The CDO market has a growing asset quality problem, which is starting to worry investors who flooded the market last year, in part due to worries about volatility in the equities and lower-rated bond markets. CDO woes have exploded on their own right, with more downgrades so far this year - roughly $12 billion - than the $6 billion posted for all of 2001, and far more than the $1 billion for all of 2000.
"The erosion of CDO asset quality has expanded both in terms of geography and in terms of credit rating," wrote Anthony Thomson, managing director of securitization research for Deutsche, in a recent report.
As a result, many CDO issuers have begun crossing high-yield bonds off their lists for new deal collateral. About $14.5 billion in new CDOs were issued in the first quarter, of which ABS/CMBS made up roughly $6.1 billion, junk made up $4.5 billion and investment-grade bonds made up about $1.2 billion, among other sectors, Deutsche researchers said.
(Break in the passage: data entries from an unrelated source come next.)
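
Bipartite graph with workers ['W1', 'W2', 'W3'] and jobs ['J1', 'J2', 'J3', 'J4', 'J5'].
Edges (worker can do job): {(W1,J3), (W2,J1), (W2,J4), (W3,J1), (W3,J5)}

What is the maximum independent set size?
Maximum independent set = 5

By König's theorem:
- Min vertex cover = Max matching = 3
- Max independent set = Total vertices - Min vertex cover
- Max independent set = 8 - 3 = 5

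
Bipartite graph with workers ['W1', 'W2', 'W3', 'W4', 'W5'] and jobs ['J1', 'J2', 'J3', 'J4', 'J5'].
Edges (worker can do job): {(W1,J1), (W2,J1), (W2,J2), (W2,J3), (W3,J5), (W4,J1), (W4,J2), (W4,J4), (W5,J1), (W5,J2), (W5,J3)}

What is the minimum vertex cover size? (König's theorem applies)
Minimum vertex cover size = 5

By König's theorem: in bipartite graphs,
min vertex cover = max matching = 5

Maximum matching has size 5, so minimum vertex cover also has size 5.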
One bond investor said that the high-yield bond market, which has had a strong year so far in terms of new issues, could be hurt by this trend in the CDO sector, as junk bond issuers and underwriters have come to expect a good portion of a new issue to be funneled into CDOs. If the high yield CDO bid drops, that could have pricing and liquidity implications for the junk bond market.
Many of the troubled deals come from the boom years of 1998 and 1999, when, as Thomson said, "CDO issuance was growing faster than that market infrastructure necessary to analyze it."
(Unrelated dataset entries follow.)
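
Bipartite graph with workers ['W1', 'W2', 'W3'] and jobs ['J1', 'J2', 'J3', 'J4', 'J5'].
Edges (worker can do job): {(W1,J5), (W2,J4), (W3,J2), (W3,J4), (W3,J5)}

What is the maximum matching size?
Maximum matching size = 3

Maximum matching: {(W1,J5), (W2,J4), (W3,J2)}
Size: 3

This assigns 3 workers to 3 distinct jobs.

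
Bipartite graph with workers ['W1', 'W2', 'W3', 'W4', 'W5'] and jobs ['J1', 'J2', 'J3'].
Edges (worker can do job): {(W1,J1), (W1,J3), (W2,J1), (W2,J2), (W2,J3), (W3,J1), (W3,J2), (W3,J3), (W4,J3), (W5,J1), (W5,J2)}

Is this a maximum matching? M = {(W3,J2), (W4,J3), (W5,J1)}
Yes, size 3 is maximum

Proposed matching has size 3.
Maximum matching size for this graph: 3.

This is a maximum matching.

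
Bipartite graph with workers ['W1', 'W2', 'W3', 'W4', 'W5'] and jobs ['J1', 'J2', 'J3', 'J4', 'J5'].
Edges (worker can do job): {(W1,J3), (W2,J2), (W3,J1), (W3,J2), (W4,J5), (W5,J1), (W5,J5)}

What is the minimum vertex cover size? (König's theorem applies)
Minimum vertex cover size = 4

By König's theorem: in bipartite graphs,
min vertex cover = max matching = 4

Maximum matching has size 4, so minimum vertex cover also has size 4.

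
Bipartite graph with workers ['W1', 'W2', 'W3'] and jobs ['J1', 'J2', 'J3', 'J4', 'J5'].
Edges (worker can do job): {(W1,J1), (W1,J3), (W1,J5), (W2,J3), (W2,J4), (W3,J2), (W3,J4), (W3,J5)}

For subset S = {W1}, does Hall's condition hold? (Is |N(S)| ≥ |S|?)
Yes: |N(S)| = 3, |S| = 1

Subset S = {W1}
Neighbors N(S) = {J1, J3, J5}

|N(S)| = 3, |S| = 1
Hall's condition: |N(S)| ≥ |S| is satisfied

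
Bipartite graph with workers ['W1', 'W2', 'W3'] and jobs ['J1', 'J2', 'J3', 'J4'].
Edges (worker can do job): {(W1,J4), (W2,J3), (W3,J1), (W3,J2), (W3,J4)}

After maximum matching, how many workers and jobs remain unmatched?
Unmatched: 0 workers, 1 jobs

Maximum matching size: 3
Workers: 3 total, 3 matched, 0 unmatched
Jobs: 4 total, 3 matched, 1 unmatched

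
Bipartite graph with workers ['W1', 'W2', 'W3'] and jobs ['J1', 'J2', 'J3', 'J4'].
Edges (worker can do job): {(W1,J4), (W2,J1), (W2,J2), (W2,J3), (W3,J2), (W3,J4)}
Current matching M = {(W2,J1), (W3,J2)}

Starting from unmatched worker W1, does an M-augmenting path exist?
Yes: W1 → J4

An M-augmenting path alternates non-matching / matching edges, starting and ending at unmatched vertices.
Path: W1 → J4
(J4 is unmatched in M, so the path is augmenting.)
Flipping edges along this path would increase |M| from 2 to 3.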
The CDO market and the junk bond markets had the happenstance, and ultimately the misfortune, to be going through massive issuance booms at the same time, and as a result, the flood of new junk bonds - hailing from the telecom sector, where underwriting criteria was subject - fed an equal hunger for new junk bond-backed CDOs.
In some cases, CDO managers without a lot of corporate market experience were using basic statistical models to predict default rates and performance assumptions for their deals. Of course, this type of statistical approach works best with assets whose performance is predictable, such as high-rated ABS and mortgage-backed securities. Such an approach, safe to say, did not predict the junk market's wild swings in the past two years.